« Le monde est fou. Le fait que les autorités nous ordonnent d’aller dans une direction technologique, celle du véhicule électrique, est un gros tournant.[1] » Carlos Tavares, ancien PDG de PSA (Peugeot Société Anonyme).

Derrière cette phrase « choque », la question de la légitimité du véhicule électrique est une réalité. L’industrie des transports est pourtant irrémédiablement en train de s’électrifier. Le processus est engagé et s’accélère rapidement, à tel point, que la question de savoir si la voiture électrique est la réponse adéquate à la décarbonation de nos sociétés, ne se pose plus.

Pourtant, de nombreux doutes subsistent notamment concernant la batterie des véhicules électriques. Les métaux rares qui la composent (lithium, nickel, manganèse, cobalt) posent de nombreux problèmes. Leurs extractions sont parfois des catastrophes écologiques, économiques et sociales.

En Bolivie, pour acheminer correctement toute l’eau nécessaire à la production de sel de lithium, on a recours à des pompes qui vont prendre l’eau dans l’océan Pacifique pour l’acheminer jusque dans les terres aux lacs de sel. Ce processus nécessite également une désalinisation préalable de l’eau le rendant très énergivore et coûteux.

Le cobalt, quant à lui, est encore plus critiqué puisqu’il est très difficile d’avoir un véritable contrôle sur ses conditions d’extraction. Or, on sait qu’une quantité non-négligeable de cobalt est extraite par des enfants de façon clandestine en République démocratique du Congo.

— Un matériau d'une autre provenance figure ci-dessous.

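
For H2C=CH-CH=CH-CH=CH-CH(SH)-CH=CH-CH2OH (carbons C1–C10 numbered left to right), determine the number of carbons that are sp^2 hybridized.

C1: sp2 ✓
C2: sp2 ✓
C3: sp2 ✓
C4: sp2 ✓
C5: sp2 ✓
C6: sp2 ✓
C7: sp3
C8: sp2 ✓
C9: sp2 ✓
C10: sp3
C1, C2, C3, C4, C5, C6, C8, C9 → 8 sp2 carbons.

8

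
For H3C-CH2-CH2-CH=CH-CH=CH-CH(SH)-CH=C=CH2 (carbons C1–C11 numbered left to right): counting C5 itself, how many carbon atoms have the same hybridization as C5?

6

C5 is sp2 (one π bond).
C1: sp3
C2: sp3
C3: sp3
C4: sp2 ✓
C5: sp2 ✓
C6: sp2 ✓
C7: sp2 ✓
C8: sp3
C9: sp2 ✓
C10: sp
C11: sp2 ✓
6 carbons are sp2.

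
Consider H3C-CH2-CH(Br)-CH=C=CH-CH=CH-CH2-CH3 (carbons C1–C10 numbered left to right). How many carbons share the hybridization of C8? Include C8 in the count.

C8 is sp2 (one π bond).
C1: sp3
C2: sp3
C3: sp3
C4: sp2 ✓
C5: sp
C6: sp2 ✓
C7: sp2 ✓
C8: sp2 ✓
C9: sp3
C10: sp3
4 carbons are sp2.

4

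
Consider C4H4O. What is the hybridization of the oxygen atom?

sp²

One O lone pair is in the aromatic π system (p orbital), the other is in an sp2 hybrid in the ring plane; O has two σ bonds + one in-plane lone pair → sp2.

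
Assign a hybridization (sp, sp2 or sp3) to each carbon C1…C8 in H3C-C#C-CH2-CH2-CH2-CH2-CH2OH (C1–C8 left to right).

C1 sp3, C2 sp, C3 sp, C4 sp3, C5 sp3, C6 sp3, C7 sp3, C8 sp3

C1 — 4 σ bonds. Steric number 4, so sp3.
C2 carries 2 σ bonds, plus two π bonds, giving a steric number of 2, so it is sp.
C3 carries 2 σ bonds, plus two π bonds, giving a steric number of 2, so it is sp.
C4 — 4 σ bonds. Steric number 4, so sp3.
C5: 4 σ bonds — 4 electron domains, sp3.
C6 (4 σ bonds) has steric number 4: sp3.
C7: 4 σ bonds; 4 regions of electron density → sp3.
C8 (4 σ bonds) has steric number 4: sp3.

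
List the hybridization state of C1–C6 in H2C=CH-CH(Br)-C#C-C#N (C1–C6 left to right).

C1 sp2, C2 sp2, C3 sp3, C4 sp, C5 sp, C6 sp

C1: 3 σ bonds, plus one π bond — 3 electron domains, sp2.
C2 (3 σ bonds, plus one π bond) has steric number 3: sp2.
C3 — 4 σ bonds. Steric number 4, so sp3.
C4: 2 σ bonds, plus two π bonds; 2 regions of electron density → sp.
C5 has 2 σ bonds, plus two π bonds: steric number 2 → sp.
C6: 2 σ bonds, plus two π bonds; 2 regions of electron density → sp.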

Enfin, le recyclage des batteries lithium-ion n’est pas du tout optimal. Actuellement, nous ne sommes pas capables de recycler de manière globale et durable toutes les batteries qui arriveront en fin de vie d’ici une vingtaine d’année. Cependant, la technologie dite d’hydrométallurgie, qui consiste à isoler par des bains d’acides les métaux rares afin de les réutiliser, est en nette progrès et permettrait à terme de recycler jusqu’à 95 % de la batterie.

Il existe également un paradoxe dans l’utilisation de la voiture électrique. En effet, bien que la production d’une petite citadine soit bien plus écologique qu’une Tesla par exemple, la durabilité et l’efficacité de la voiture en elle-même est à relativiser. Comme le montre le tableau suivant, une voiture « d’entrée de gamme », avec une batterie peu puissante, aura tendance à être bien moins efficace dans le temps. De ce fait, une voiture dont la production possède une faible empreinte carbone comme une Zoé n’est pas plus écologique qu’une Tesla dans les faits.

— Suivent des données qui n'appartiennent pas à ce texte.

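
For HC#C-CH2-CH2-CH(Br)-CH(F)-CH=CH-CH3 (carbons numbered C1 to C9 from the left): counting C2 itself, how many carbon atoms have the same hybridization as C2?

C2 is sp (two π bonds).
C1: sp ✓
C2: sp ✓
C3: sp3
C4: sp3
C5: sp3
C6: sp3
C7: sp2
C8: sp2
C9: sp3
2 carbons are sp.

2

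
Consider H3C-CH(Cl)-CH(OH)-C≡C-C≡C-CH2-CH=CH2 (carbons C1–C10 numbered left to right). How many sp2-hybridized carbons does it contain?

2

C1: sp3
C2: sp3
C3: sp3
C4: sp
C5: sp
C6: sp
C7: sp
C8: sp3
C9: sp2 ✓
C10: sp2 ✓
C9, C10 → 2 sp2 carbons.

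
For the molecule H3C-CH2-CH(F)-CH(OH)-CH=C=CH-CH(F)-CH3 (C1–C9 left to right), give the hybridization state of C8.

C8 (4 σ bonds) has steric number 4: sp3.

sp³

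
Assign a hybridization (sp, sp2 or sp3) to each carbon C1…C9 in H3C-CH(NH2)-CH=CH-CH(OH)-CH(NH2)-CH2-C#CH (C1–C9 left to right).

C1 sp3, C2 sp3, C3 sp2, C4 sp2, C5 sp3, C6 sp3, C7 sp3, C8 sp, C9 sp

C1 is sp3: 4 σ bonds, 4 electron-density regions.
C2 — 4 σ bonds. Steric number 4, so sp3.
C3: 3 σ bonds, plus one π bond; 3 regions of electron density → sp2.
C4 (3 σ bonds, plus one π bond) has steric number 3: sp2.
C5 (4 σ bonds) has steric number 4: sp3.
C6 is sp3: 4 σ bonds, 4 electron-density regions.
C7 — 4 σ bonds. Steric number 4, so sp3.
C8: 2 σ bonds, plus two π bonds; 2 regions of electron density → sp.
C9 carries 2 σ bonds, plus two π bonds, giving a steric number of 2, so it is sp.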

On parcourra bien moins de kilomètres avec une citadine pourtant, sa batterie s’usera plus rapidement et devra être recyclée beaucoup plus tôt. Cette courte durée de vie entraîne des coûts environnementaux, économiques et sociaux sur l’ensemble de la chaîne de production. Puisqu’une batterie avec une faible durée de vie signifie plus de métaux à extraire, un recyclage prématuré et un supplément de déchets.

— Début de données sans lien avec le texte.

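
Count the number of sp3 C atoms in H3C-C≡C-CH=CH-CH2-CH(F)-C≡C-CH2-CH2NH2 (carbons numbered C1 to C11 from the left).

5

C1: sp3 ✓
C2: sp
C3: sp
C4: sp2
C5: sp2
C6: sp3 ✓
C7: sp3 ✓
C8: sp
C9: sp
C10: sp3 ✓
C11: sp3 ✓
C1, C6, C7, C10, C11 → 5 sp3 carbons.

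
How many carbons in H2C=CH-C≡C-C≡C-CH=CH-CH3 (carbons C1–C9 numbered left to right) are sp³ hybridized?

1

C1: sp2
C2: sp2
C3: sp
C4: sp
C5: sp
C6: sp
C7: sp2
C8: sp2
C9: sp3 ✓
C9 → 1 sp3 carbon.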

L’électrification des transports est définitivement engagée et il semble impossible aujourd’hui, d’envisager un changement de cap. Les industries et les gouvernements sont décidés à poursuivre dans cette voie au nom de la transition énergétique, tout en développant des sources d’énergie alternative comme l’hydrogène par exemple. Cependant, de nombreux défis restent à relever notamment concernant la batterie lithium-ion et son recyclage. On développe actuellement de nouvelles technologies, de nouveaux types de batterie sans lithium ou sans cobalt, mais les enjeux concernant cette industrie sont toujours les mêmes. Savoir fabriquer une batterie de manière durable, l’utiliser de façon optimale et la recycler le mieux possible dans la limite de nos capacités.

[1] Propos recueilli en septembre 2017 au salon automobile de Francfort lors d’une table ronde avec des journalistes.